Superfly Takes On Google And Kayak With Personalized Flight Search

Israeli startup Superfly, which debuted at TechCrunch Disrupt in 2010, launched earlier this year as a service to organize travel rewards (i.e. frequent flier miles or hotel rewards) and educate users on how to maximize their value when using rewards points or miles.

Today, Superfly is taking this a step further by allowing users to book air travel through the website and receive personalized recommendations based on status, miles and more.

Once you sign in with your accounts, Superfly will display miles earned over time, spending patterns, and more. While on many travel sites you can search flight inventory by cost, time, or airline; Superfly’s engine adds an individual’s data, including frequent flyer miles, elite statuses, rewards programs and individual preferences into the decision-making process of choosing a flight.

So if you search for a flight from Chicago to San Francisco, and have miles on American Airlines and United, you can sort your flight search by value. Superfly will show you which flights make sense for miles usage and which don’t.

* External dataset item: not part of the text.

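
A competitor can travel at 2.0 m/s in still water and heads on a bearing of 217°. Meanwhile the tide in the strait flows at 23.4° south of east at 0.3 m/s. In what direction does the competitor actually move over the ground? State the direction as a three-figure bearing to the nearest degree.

Taking east as x and north as y: velocity relative to the water = (-1.204, -1.597) m/s; the water relative to ground = (0.275, -0.119) m/s.
Velocity relative to ground = (-1.204, -1.597) + (0.275, -0.119) = (-0.928, -1.716) m/s.
Bearing = atan2(-0.93, -1.72) = 208.41° clockwise from north.

208°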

In the future, founder Jonathan Meiri says that Superfly will expand to hotel search and bookings as well. And the site plans to aggregate and parse the data from its users to make recommendations. For example, Superfly will show you which hotels American Airlines Gold members tend to stay at when on a business trip to London.

Of course, Superfly will be going head to head with Kayak, Google and others with flight search. But Meiri says that the personalized nature of Superfly’s flight search, as well as some of the future data insights, will help differentiate the portal from some of these travel and search giants.